Nobel cause – how Aussie doctors targeted the nukes

4 minute read


A campaign focussed on the health impacts of nuclear weapons has deservedly won global recognition


At a ceremony in Oslo, Norway, on 10 December, the organisation behind the International Campaign for the Abolition of Nuclear Weapons will be awarded the Nobel Peace Prize.

According to the Nobel Prize Committee, “The organisation is receiving the award for its work to draw attention to the catastrophic humanitarian consequences of any use of nuclear weapons and for its ground-breaking efforts to achieve a treaty-based prohibition of such weapons.”

So why should this matter to the readers of The Medical Republic?  

Firstly, the campaign was started 10 years ago by a group of Australian health professionals, The Medical Association for Prevention of War, Australia (MAPW). It was modelled on successful campaigns for a treaty to ban land mines, and, later, cluster munitions.

The campaign was for a treaty that went beyond the existing Nuclear Non-Proliferation Treaty, and based its case for a ban on the actual effects that any use of nuclear weapons would have on humanity, and the planet.

Over the last decade, the MAPW engaged with world leaders and parliamentarians, health professionals, and people concerned for world peace.

The Australian Red Cross, which started dealing with health effects of conflict nearly 150 years ago, came on board. Red Cross supported the campaign’s premise that the enormous and indiscriminate impact of a nuclear attack would prevent any salvaging of lives through medical assistance.

The AMA and the World Medical Association also officially supported the campaign.

In July this year, the Treaty on the Prohibition of Nuclear Weapons was negotiated and passed in the UN general assembly with 122 of the 124 countries which attended the meeting voting in favour. The Australian government didn’t attend the meeting, in line with the boycott by the US and almost 70 other states, maintaining the line that we are protected by nuclear weapons and therefore could not support a ban.

Another major reason this campaign is relevant to doctors is that nuclear weapons constitute probably the biggest threat to public health there is.

Studies show that even a relatively small exchange of nuclear weapons, apart from killing of millions of people and causing unprecedented destruction, would create such a dust cloud over the planet that crops would fail to grow for up to 10 years, causing widespread famine affecting two billion people. In addition, there are the radiation-exposure effects of nuclear warfare.

MAPW is the Australian affiliate of International Physicians for the Prevention of Nuclear War (IPPNW), an organisation which grew from the frustration and concern of health professionals over the nuclear arms race during the Cold War.

IPPNW’s story began with two cardiologists, one from the Soviet Union (Professor Yevgeny Chazov) and one from US (Bernard Lown, who invented the defibrillator) meeting at a conference and deciding to take action on their mutual concern about the nuclear arms race. They were joined by Australian paediatrician Helen Caldicott.

Their meeting with the-then Soviet and US leaders, Gorbachev and Reagan, contributed to a significant reduction in the number of nuclear weapons, particularly in the number on hair-trigger alert. In 1985, IPPNW was awarded the Nobel Peace Prize for its efforts.
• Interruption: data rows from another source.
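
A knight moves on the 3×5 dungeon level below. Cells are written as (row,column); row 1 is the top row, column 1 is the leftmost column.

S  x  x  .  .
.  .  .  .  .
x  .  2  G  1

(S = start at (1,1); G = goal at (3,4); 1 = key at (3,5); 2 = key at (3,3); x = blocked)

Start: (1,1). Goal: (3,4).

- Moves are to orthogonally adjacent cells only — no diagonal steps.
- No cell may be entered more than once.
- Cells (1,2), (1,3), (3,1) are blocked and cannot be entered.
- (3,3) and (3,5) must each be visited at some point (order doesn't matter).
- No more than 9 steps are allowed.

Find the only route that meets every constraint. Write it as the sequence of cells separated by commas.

The budget equals the shortest possible length, so every move has to be on a shortest route through the required cells.
Route from (1,1): down 1 to (2,1), right 1 to (2,2), down 1 to (3,2), right 1 to (3,3), up 1 to (2,3), right 2 to (2,5), down 1 to (3,5), left 1 to (3,4) — 9 moves in all.
Check: all required cells visited; 9 ≤ 9 moves.

(1,1), (2,1), (2,2), (3,2), (3,3), (2,3), (2,4), (2,5), (3,5), (3,4)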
Some of the doctors involved this most recent Nobel Prize winning campaign deserve special mention.

Associate Professor Tilman Ruff, whose day job is in infectious diseases, has been a tireless antinuclear campaigner from a young age, and has been an inspirational leader in achieving this goal of a ban.
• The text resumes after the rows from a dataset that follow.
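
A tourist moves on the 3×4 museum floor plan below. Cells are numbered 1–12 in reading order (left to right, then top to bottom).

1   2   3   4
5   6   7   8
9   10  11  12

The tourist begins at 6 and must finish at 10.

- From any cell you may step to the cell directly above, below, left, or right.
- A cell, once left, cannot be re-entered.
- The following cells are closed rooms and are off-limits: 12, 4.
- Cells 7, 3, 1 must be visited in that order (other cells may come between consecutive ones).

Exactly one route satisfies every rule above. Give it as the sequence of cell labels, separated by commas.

The waypoints must appear in the order 7, 3, 1, with no cell reused.
Route from 6: right to 7, up to 3, 2× left (reaching 1), 2× down (reaching 9), right to 10 — 7 moves in all.
Check: order respected (7 at step 1, 3 at step 2, 1 at step 4).

6, 7, 3, 2, 1, 5, 9, 10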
The articulate and committed efforts of Dr Sue Wareham, a Canberra GP, and Victorian Surf Coast GP, Dr Bill Williams, were crucial to the campaign’s success from the start. Tragically Bill died suddenly last year before the rewards of his efforts were realised. His humour, (including a campaigning kangaroo suit) and common-sense approach won the day on many an occasion.

Neurosurgical registrar Dr Ruth Mitchell was also involved from the beginning, initially as a medical student. GP Dr Margie Beavis and nuclear radiologist Dr Peter Karamoskos joined the organisation’s board more recently.
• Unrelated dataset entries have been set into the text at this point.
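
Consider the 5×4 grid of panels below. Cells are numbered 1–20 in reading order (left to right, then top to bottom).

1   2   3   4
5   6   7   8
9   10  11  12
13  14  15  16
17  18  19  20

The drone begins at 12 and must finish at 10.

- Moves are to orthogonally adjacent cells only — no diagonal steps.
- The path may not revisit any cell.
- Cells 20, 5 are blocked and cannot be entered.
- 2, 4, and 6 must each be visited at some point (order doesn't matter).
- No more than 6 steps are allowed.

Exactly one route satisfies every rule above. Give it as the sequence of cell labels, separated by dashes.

12 - 8 - 4 - 3 - 2 - 6 - 10

Any route must reach 2, 4, and 6 and still end at 10 within 6 moves, so the order of the required stops is forced.
Route from 12: 2× up (reaching 4), 2× left (reaching 2), 2× down (reaching 10) — 6 moves in all.
Check: all required cells visited; 6 ≤ 6 moves.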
These are just a few of the many who have contributed to this campaign and share the recognition conferred by this prize.

The organisation hopes to continue to expand as it works hard to further the process towards complete abolition of nuclear weapons.

Readers interested in supporting this work for world health and peace can access more information at www.mapw.org.au, or
www.icanw.org.au.

Dr Jenny Grounds is a GP at Riddells Creek, Victoria, and a past President and currently Vice-President of MAPW.